For a multitude of reasons that probably have no place being published in a Star Trek blog, we broke up at the beginning of that summer, having never attended the convention or even finished the costumes.  Although I initially thought there was hope of getting back together, I blinked my eyes and months had gone by.  Suddenly it was a year – then two. We each ended up marrying and starting our own families, neither seeing nor speaking to each other as two years became five and so on.

What makes this such a terrific story is the happy ending I alluded to earlier.  We two geeks each knew that we were meant to be together.  In a way it was almost like one of those great Star Trek stories in which destiny is fulfilled even if there is sadness along the way.  More than ten years after we had originally begun dating and nearly eight years since we had last spoken, we met at our tenth high school reunion and picked up where we left off.  Now we are rapidly approaching our fifteenth wedding anniversary and our Trek fandom hasn’t waned.  In fact, our thirteen year old son and I will soon be attending Creation Star Trek 2011 in Las Vegas – and we will be doing so in full uniforms created by none other than my lovely girl.

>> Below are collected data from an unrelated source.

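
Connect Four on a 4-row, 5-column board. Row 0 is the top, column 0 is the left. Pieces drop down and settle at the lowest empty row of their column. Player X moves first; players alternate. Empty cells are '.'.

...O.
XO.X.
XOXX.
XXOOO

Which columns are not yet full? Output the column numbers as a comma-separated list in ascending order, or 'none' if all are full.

Answer: 0,1,2,4

Derivation:
col 0: top cell = '.' → open
col 1: top cell = '.' → open
col 2: top cell = '.' → open
col 3: top cell = 'O' → FULL
col 4: top cell = '.' → open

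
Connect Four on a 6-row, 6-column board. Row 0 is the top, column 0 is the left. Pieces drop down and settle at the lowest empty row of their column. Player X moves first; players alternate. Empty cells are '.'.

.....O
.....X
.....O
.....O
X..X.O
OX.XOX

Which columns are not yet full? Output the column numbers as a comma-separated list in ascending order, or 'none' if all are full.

Answer: 0,1,2,3,4

Derivation:
col 0: top cell = '.' → open
col 1: top cell = '.' → open
col 2: top cell = '.' → open
col 3: top cell = '.' → open
col 4: top cell = '.' → open
col 5: top cell = 'O' → FULL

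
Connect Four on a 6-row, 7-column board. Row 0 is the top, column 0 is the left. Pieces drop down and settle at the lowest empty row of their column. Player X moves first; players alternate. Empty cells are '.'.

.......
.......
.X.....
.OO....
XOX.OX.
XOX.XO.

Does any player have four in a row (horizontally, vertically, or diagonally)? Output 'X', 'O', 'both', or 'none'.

none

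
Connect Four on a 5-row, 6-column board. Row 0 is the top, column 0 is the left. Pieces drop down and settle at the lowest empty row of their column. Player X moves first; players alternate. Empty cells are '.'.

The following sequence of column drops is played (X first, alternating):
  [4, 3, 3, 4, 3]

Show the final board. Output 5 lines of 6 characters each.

Answer: ......
......
...X..
...XO.
...OX.

Derivation:
Move 1: X drops in col 4, lands at row 4
Move 2: O drops in col 3, lands at row 4
Move 3: X drops in col 3, lands at row 3
Move 4: O drops in col 4, lands at row 3
Move 5: X drops in col 3, lands at row 2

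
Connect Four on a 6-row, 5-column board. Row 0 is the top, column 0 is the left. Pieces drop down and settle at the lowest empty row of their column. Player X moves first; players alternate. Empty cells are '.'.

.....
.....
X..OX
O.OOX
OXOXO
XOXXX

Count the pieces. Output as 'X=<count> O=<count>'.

X=9 O=8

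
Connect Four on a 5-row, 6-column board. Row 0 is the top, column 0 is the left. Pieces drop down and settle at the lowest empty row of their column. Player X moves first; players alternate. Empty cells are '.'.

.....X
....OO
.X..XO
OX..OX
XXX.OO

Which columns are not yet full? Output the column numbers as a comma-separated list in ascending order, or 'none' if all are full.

Answer: 0,1,2,3,4

Derivation:
col 0: top cell = '.' → open
col 1: top cell = '.' → open
col 2: top cell = '.' → open
col 3: top cell = '.' → open
col 4: top cell = '.' → open
col 5: top cell = 'X' → FULL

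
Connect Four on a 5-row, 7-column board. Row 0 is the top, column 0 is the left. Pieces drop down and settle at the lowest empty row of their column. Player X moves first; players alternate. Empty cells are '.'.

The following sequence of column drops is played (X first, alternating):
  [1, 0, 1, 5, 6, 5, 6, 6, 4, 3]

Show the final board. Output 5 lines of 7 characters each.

Move 1: X drops in col 1, lands at row 4
Move 2: O drops in col 0, lands at row 4
Move 3: X drops in col 1, lands at row 3
Move 4: O drops in col 5, lands at row 4
Move 5: X drops in col 6, lands at row 4
Move 6: O drops in col 5, lands at row 3
Move 7: X drops in col 6, lands at row 3
Move 8: O drops in col 6, lands at row 2
Move 9: X drops in col 4, lands at row 4
Move 10: O drops in col 3, lands at row 4

Answer: .......
.......
......O
.X...OX
OX.OXOX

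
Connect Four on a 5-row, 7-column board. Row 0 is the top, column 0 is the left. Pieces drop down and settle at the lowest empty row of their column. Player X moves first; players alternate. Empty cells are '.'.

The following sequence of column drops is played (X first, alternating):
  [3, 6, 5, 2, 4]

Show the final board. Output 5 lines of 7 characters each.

Answer: .......
.......
.......
.......
..OXXXO

Derivation:
Move 1: X drops in col 3, lands at row 4
Move 2: O drops in col 6, lands at row 4
Move 3: X drops in col 5, lands at row 4
Move 4: O drops in col 2, lands at row 4
Move 5: X drops in col 4, lands at row 4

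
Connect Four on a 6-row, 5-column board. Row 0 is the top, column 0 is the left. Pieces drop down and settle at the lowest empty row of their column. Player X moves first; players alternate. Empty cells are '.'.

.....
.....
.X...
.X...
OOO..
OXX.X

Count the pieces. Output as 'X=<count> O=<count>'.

X=5 O=4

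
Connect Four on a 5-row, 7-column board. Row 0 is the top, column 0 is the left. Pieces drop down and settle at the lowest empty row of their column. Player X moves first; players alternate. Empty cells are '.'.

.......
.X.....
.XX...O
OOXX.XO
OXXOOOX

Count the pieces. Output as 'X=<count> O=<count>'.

X=9 O=8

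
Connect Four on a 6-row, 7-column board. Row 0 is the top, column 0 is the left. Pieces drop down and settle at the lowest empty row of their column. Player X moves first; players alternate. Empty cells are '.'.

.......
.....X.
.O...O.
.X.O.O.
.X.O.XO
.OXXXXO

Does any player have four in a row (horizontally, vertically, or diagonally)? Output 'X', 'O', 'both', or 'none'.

X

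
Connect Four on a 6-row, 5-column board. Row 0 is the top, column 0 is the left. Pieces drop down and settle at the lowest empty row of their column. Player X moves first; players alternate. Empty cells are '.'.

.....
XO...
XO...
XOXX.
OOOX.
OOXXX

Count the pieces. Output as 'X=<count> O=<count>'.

X=9 O=8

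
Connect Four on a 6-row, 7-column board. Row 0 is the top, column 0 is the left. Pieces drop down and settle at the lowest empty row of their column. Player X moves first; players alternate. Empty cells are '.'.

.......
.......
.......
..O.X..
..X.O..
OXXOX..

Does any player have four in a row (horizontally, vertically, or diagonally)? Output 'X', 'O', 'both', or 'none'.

none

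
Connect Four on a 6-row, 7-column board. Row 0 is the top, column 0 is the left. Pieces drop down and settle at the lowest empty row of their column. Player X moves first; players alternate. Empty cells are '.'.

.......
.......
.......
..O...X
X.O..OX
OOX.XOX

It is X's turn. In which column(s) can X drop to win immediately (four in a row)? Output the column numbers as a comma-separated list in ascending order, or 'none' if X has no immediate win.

Answer: 6

Derivation:
col 0: drop X → no win
col 1: drop X → no win
col 2: drop X → no win
col 3: drop X → no win
col 4: drop X → no win
col 5: drop X → no win
col 6: drop X → WIN!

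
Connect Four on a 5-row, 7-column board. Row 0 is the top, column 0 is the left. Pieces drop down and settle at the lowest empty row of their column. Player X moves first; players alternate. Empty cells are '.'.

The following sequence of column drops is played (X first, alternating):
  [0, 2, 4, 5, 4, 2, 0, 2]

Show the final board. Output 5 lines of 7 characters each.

Answer: .......
.......
..O....
X.O.X..
X.O.XO.

Derivation:
Move 1: X drops in col 0, lands at row 4
Move 2: O drops in col 2, lands at row 4
Move 3: X drops in col 4, lands at row 4
Move 4: O drops in col 5, lands at row 4
Move 5: X drops in col 4, lands at row 3
Move 6: O drops in col 2, lands at row 3
Move 7: X drops in col 0, lands at row 3
Move 8: O drops in col 2, lands at row 2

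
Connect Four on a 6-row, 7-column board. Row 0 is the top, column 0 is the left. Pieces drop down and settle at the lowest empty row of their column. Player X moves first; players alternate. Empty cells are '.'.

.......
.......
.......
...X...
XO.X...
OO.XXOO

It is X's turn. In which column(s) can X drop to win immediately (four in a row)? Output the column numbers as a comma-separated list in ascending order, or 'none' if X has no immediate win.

Answer: 3

Derivation:
col 0: drop X → no win
col 1: drop X → no win
col 2: drop X → no win
col 3: drop X → WIN!
col 4: drop X → no win
col 5: drop X → no win
col 6: drop X → no win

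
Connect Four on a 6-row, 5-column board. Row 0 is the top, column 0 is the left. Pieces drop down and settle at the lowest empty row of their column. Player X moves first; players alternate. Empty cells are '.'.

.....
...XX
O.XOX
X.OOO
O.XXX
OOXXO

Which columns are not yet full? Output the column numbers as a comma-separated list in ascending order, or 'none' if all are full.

Answer: 0,1,2,3,4

Derivation:
col 0: top cell = '.' → open
col 1: top cell = '.' → open
col 2: top cell = '.' → open
col 3: top cell = '.' → open
col 4: top cell = '.' → open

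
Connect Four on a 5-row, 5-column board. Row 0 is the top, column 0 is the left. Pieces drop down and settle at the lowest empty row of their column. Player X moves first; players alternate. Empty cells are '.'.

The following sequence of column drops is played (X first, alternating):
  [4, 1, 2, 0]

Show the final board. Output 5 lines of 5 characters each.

Move 1: X drops in col 4, lands at row 4
Move 2: O drops in col 1, lands at row 4
Move 3: X drops in col 2, lands at row 4
Move 4: O drops in col 0, lands at row 4

Answer: .....
.....
.....
.....
OOX.X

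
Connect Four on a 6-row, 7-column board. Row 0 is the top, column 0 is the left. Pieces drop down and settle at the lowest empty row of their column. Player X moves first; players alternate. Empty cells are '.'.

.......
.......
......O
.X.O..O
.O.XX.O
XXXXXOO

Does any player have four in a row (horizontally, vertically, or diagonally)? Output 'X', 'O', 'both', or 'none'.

both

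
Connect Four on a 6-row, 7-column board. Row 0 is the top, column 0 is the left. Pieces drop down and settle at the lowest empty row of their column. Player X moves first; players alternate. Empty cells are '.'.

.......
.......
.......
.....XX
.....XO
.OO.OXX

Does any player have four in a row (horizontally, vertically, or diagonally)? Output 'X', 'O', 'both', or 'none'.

none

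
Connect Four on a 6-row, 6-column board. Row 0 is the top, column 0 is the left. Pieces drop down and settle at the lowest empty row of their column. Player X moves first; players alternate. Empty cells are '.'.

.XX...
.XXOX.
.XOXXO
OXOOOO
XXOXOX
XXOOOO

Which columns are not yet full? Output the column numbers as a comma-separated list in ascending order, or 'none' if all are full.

col 0: top cell = '.' → open
col 1: top cell = 'X' → FULL
col 2: top cell = 'X' → FULL
col 3: top cell = '.' → open
col 4: top cell = '.' → open
col 5: top cell = '.' → open

Answer: 0,3,4,5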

I will be blogging from the con and undoubtedly posting photos of my new and improved green Kirk wraparound tunic.  But no photos or blog posts can accurately convey the most important facet of this tale – even though the blog topic is “Horror Stories”, my time with the incredible woman described herein has been the antithesis of a horror story!  She completes me and I her.  And our shared love of all things Star Trek is one example among many of how our fate was “in the stars”!